«Огонек» 1977 г. №51, с.2-3



ТРУЖЕНИКИ КОСМОСА

Вадим ЛЕЙБОВСКИЙ


Утром 11 декабря ожила, вспыхнула огнями космическая станция «Салют-6». А перед этим все было, как и положено: сближение, причаливание, стыковка — так знакомо для нас и в то же время так сложно для исполнителей!

...В субботу, неделей раньше, у экипажа «Союза-26» был выходной. Первый за много предыдущих дней и последний перед этой командировкой. На следующий день командир экипажа Юрий Романенко и бортинженер Георгий Гречко улетали на космодром.

В авиацию Романенко пришел по призванию, детской мечте, убеждению, хотя его отец, капитан первого ранга Северного флота Виктор Петрович Романенко, хотел видеть в сыне продолжателя своего дела. Юрий окончил высшее военное авиационное училище летчиком, затем, как один из лучших в выпуске, остался работать там же инструктором. По-прежнему читал об авиации все, что доставалось. Летал увлеченно, любил само небо, любил ощущать себя хозяином машины. И хотелось летать еще выше, еще быстрей...

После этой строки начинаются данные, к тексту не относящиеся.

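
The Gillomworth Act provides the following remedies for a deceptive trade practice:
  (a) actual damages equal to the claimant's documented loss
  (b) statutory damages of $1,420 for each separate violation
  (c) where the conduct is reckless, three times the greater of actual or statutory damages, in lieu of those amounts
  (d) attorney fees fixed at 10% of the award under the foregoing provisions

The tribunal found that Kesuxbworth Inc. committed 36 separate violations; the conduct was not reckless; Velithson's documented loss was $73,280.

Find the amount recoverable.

$136,840

Statutory damages: 36 × $1,420 = $51,120
Conduct not reckless: the in-lieu enhancement does not apply.
Actual plus statutory damages: $73,280 + $51,120 = $124,400
Attorney fees: 10% of $124,400 = $12,440
Total recovery: $124,400 + $12,440 = $136,840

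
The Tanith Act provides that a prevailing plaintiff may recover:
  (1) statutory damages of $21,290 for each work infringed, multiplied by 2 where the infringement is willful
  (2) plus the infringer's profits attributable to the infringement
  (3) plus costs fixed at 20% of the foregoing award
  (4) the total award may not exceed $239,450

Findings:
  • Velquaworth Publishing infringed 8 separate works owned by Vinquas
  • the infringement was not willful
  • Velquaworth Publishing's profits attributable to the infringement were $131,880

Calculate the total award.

Statutory damages: 8 × $21,290 = $170,320
Infringement not willful: no ×2 enhancement.
Combined award: $170,320 + $131,880 = $302,200
Costs: 20% of $302,200 = $60,440
Award plus costs: $302,200 + $60,440 = $362,640
Cap at $239,450: $362,640 exceeds the cap → $239,450

Award: $239,450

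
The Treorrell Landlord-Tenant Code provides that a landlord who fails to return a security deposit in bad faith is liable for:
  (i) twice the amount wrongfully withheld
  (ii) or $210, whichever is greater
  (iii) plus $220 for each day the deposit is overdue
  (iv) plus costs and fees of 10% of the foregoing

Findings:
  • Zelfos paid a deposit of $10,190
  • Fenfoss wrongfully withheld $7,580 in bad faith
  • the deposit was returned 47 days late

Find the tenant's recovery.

$28,050

Doubled: 2 × $7,580 = $15,160
Minimum $210: $15,160 meets the minimum, no increase.
Late-return penalty: 47 × $220 = $10,340
Damages plus late penalty: $15,160 + $10,340 = $25,500
Costs and fees: 10% of $25,500 = $2,550
Total recovery: $25,500 + $2,550 = $28,050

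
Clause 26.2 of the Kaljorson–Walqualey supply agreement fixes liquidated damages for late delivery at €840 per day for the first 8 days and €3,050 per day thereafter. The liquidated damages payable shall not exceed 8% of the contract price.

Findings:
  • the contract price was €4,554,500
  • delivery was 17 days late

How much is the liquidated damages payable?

First 8 days: 8 × €840 = €6,720
Remaining days: (17 − 8) × €3,050 = €27,450
Accrued per-day damages: €6,720 + €27,450 = €34,170
Cap: 8% of €4,554,500 = €364,360
Cap at €364,360: €34,170 is within the cap, no reduction.

Liquidated damages: €34,170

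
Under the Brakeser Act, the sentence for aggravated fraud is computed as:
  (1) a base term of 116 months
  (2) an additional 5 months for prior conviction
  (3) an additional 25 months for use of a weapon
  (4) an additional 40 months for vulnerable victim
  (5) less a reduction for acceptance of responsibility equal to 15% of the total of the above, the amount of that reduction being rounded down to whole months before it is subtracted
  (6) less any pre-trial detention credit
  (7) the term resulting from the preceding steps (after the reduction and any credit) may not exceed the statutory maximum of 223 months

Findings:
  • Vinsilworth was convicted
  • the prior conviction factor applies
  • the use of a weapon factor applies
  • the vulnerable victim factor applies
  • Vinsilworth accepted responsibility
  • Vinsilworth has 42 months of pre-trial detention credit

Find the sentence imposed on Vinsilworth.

117 months

Prior conviction enhancement: +5 months
Use of a weapon enhancement: +25 months
Vulnerable victim enhancement: +40 months
Adjusted term: 116 months + 5 months + 25 months + 40 months = 186 months
Acceptance of responsibility reduction: 15% of 186 months = 27 months (rounded down)
After reduction: 186 − 27 = 159 months
Less pre-trial detention credit: 159 months − 42 months = 117 months
Cap at 223 months: 117 months is within the cap, no reduction.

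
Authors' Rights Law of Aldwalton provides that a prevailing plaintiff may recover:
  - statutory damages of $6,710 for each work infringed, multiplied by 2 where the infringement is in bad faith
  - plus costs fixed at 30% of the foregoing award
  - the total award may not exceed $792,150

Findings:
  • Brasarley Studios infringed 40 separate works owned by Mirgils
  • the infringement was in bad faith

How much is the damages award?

$697,840

Statutory damages: 40 × $6,710 = $268,400
Doubled: 2 × $268,400 = $536,800
Costs: 30% of $536,800 = $161,040
Award plus costs: $536,800 + $161,040 = $697,840
Cap at $792,150: $697,840 is within the cap, no reduction.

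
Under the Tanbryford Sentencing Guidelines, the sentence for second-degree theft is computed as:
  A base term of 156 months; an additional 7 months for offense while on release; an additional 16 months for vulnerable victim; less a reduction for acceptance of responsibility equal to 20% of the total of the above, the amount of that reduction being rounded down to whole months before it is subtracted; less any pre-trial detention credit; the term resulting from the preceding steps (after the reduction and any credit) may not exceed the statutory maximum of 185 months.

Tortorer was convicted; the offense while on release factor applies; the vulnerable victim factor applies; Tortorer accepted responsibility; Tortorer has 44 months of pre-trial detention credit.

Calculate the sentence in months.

Offense while on release enhancement: +7 months
Vulnerable victim enhancement: +16 months
Adjusted term: 156 months + 7 months + 16 months = 179 months
Acceptance of responsibility reduction: 20% of 179 months = 35 months (rounded down)
After reduction: 179 − 35 = 144 months
Less pre-trial detention credit: 144 months − 44 months = 100 months
Cap at 185 months: 100 months is within the cap, no reduction.

Sentence: 100 months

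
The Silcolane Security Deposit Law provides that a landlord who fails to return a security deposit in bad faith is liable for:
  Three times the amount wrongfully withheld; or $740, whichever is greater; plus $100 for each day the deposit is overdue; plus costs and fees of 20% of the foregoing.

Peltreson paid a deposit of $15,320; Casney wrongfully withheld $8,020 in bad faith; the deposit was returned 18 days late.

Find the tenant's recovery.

Trebled: 3 × $8,020 = $24,060
Minimum $740: $24,060 meets the minimum, no increase.
Late-return penalty: 18 × $100 = $1,800
Damages plus late penalty: $24,060 + $1,800 = $25,860
Costs and fees: 20% of $25,860 = $5,172
Total recovery: $25,860 + $5,172 = $31,032

$31,032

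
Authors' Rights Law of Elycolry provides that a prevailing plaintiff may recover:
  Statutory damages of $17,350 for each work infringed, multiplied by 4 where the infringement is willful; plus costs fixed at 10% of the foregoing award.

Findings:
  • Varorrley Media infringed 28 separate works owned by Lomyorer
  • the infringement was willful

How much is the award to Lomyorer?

Statutory damages: 28 × $17,350 = $485,800
Multiplied by 4: 4 × $485,800 = $1,943,200
Costs: 10% of $1,943,200 = $194,320
Award plus costs: $1,943,200 + $194,320 = $2,137,520

$2,137,520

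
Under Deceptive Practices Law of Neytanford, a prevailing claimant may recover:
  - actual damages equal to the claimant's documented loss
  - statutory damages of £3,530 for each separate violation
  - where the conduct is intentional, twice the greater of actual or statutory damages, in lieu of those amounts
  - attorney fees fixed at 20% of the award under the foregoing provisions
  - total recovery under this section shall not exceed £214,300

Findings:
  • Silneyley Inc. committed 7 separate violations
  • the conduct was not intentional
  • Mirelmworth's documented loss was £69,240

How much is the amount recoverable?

Statutory damages: 7 × £3,530 = £24,710
Conduct not intentional: the in-lieu enhancement does not apply.
Actual plus statutory damages: £69,240 + £24,710 = £93,950
Attorney fees: 20% of £93,950 = £18,790
Total before cap: £93,950 + £18,790 = £112,740
Cap at £214,300: £112,740 is within the cap, no reduction.

£112,740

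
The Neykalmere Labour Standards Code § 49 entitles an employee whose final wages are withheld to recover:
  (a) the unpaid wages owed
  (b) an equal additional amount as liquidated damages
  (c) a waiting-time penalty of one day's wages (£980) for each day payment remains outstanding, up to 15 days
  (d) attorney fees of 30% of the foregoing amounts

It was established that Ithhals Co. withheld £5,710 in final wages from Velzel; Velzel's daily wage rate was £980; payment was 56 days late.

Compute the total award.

Total award: £33,956

Liquidated damages (equal amount): £5,710
Penalty days: min(56, 15) = 15
Waiting-time penalty: 15 × £980 = £14,700
Subtotal: £5,710 + £5,710 + £14,700 = £26,120
Attorney fees: 30% of £26,120 = £7,836
Total award: £26,120 + £7,836 = £33,956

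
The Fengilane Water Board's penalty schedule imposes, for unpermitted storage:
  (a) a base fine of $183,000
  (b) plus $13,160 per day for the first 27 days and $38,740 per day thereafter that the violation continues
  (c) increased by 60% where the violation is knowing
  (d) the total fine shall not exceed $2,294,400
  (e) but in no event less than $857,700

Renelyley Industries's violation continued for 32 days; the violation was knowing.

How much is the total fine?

First 27 days: 27 × $13,160 = $355,320
Remaining days: (32 − 27) × $38,740 = $193,700
Per-day component: $355,320 + $193,700 = $549,020
Base plus per-day: $183,000 + $549,020 = $732,020
Enhancement: 60% of $732,020 = $439,212
Enhanced fine: $732,020 + $439,212 = $1,171,232
Cap at $2,294,400: $1,171,232 is within the cap, no reduction.
Minimum $857,700: $1,171,232 meets the minimum, no increase.

$1,171,232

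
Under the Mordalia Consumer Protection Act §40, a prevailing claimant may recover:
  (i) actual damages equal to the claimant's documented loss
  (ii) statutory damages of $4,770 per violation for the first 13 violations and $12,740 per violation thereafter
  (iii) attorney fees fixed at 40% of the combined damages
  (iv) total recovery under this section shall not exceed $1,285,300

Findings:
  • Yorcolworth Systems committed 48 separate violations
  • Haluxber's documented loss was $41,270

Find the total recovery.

First 13 violations: 13 × $4,770 = $62,010
Remaining violations: (48 − 13) × $12,740 = $445,900
Statutory damages: $62,010 + $445,900 = $507,910
Combined damages: $41,270 + $507,910 = $549,180
Attorney fees: 40% of $549,180 = $219,672
Total before cap: $549,180 + $219,672 = $768,852
Cap at $1,285,300: $768,852 is within the cap, no reduction.

$768,852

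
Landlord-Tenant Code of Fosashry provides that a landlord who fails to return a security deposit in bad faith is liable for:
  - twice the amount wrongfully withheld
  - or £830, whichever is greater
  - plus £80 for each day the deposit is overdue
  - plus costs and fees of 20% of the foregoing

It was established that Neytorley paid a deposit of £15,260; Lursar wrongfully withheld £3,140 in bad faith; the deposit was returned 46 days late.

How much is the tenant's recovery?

£11,952

Doubled: 2 × £3,140 = £6,280
Minimum £830: £6,280 meets the minimum, no increase.
Late-return penalty: 46 × £80 = £3,680
Damages plus late penalty: £6,280 + £3,680 = £9,960
Costs and fees: 20% of £9,960 = £1,992
Total recovery: £9,960 + £1,992 = £11,952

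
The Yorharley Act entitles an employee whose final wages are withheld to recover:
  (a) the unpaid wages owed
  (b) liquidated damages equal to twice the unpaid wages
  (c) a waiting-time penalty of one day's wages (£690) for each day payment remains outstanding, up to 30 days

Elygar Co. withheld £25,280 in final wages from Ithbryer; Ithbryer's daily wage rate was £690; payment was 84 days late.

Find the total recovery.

£96,540

Doubled: 2 × £25,280 = £50,560
Penalty days: min(84, 30) = 30
Waiting-time penalty: 30 × £690 = £20,700
Total award: £25,280 + £50,560 + £20,700 = £96,540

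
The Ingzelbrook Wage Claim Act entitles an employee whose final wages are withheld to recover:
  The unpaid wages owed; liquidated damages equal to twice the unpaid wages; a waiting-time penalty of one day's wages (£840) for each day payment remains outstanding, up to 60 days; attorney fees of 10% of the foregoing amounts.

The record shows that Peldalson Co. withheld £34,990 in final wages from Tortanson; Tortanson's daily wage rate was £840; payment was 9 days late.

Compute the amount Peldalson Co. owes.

£123,783

Doubled: 2 × £34,990 = £69,980
Penalty days: min(9, 60) = 9
Waiting-time penalty: 9 × £840 = £7,560
Subtotal: £34,990 + £69,980 + £7,560 = £112,530
Attorney fees: 10% of £112,530 = £11,253
Total award: £112,530 + £11,253 = £123,783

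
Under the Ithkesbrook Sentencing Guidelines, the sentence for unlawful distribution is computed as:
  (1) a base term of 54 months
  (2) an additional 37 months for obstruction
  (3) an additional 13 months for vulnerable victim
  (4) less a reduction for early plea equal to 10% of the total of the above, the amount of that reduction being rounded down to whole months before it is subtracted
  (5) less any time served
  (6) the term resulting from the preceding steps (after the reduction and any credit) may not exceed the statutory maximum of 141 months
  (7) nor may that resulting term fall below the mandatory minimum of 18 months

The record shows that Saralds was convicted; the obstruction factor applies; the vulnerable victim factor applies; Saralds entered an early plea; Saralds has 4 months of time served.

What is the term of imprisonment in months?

Obstruction enhancement: +37 months
Vulnerable victim enhancement: +13 months
Adjusted term: 54 months + 37 months + 13 months = 104 months
Early plea reduction: 10% of 104 months = 10 months (rounded down)
After reduction: 104 − 10 = 94 months
Less time served: 94 months − 4 months = 90 months
Cap at 141 months: 90 months is within the cap, no reduction.
Minimum 18 months: 90 months meets the minimum, no increase.

90 months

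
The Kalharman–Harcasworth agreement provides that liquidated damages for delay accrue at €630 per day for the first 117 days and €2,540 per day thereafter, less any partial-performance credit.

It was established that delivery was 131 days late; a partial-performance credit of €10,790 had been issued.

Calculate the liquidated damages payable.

€98,480

First 117 days: 117 × €630 = €73,710
Remaining days: (131 − 117) × €2,540 = €35,560
Accrued per-day damages: €73,710 + €35,560 = €109,270
Less partial-performance credit: €109,270 − €10,790 = €98,480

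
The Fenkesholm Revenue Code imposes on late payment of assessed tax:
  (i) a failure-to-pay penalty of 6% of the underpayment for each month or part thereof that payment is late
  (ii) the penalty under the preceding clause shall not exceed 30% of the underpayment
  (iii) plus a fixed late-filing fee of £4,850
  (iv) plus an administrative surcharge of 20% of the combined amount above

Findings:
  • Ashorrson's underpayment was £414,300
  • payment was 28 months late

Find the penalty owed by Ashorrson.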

Однако это безудержное желание имело до поры довольно ограниченные пределы, обозначавшиеся обозримыми возможностями авиационной техники. Космос? Нет, он был для него за этими пределами. Он не считал космонавтов суперменами, но просто трезво представлял себе соотношение между летчиками-космонавтами и просто летчиками, пусть даже и хорошими.

Лето шестьдесят девятого. Старший лейтенант Романенко находился в лагерях, в нескольких сотнях километров от своего училища. Летал, как всегда, помногу, а в те дни вообще — до шести заправок в день. Уставал, но сам того не чувствовал. И вот однажды в конце дня — приказ: явиться утром к начальнику училища. Всю ночь трясся в автобусах и грузовиках. Его ждал полковник, прибывший в училище отобрать кандидатов на работу «по новой технике». Никто не ломал голову над тем, что это значило, — полковником был Герман Степанович Титов.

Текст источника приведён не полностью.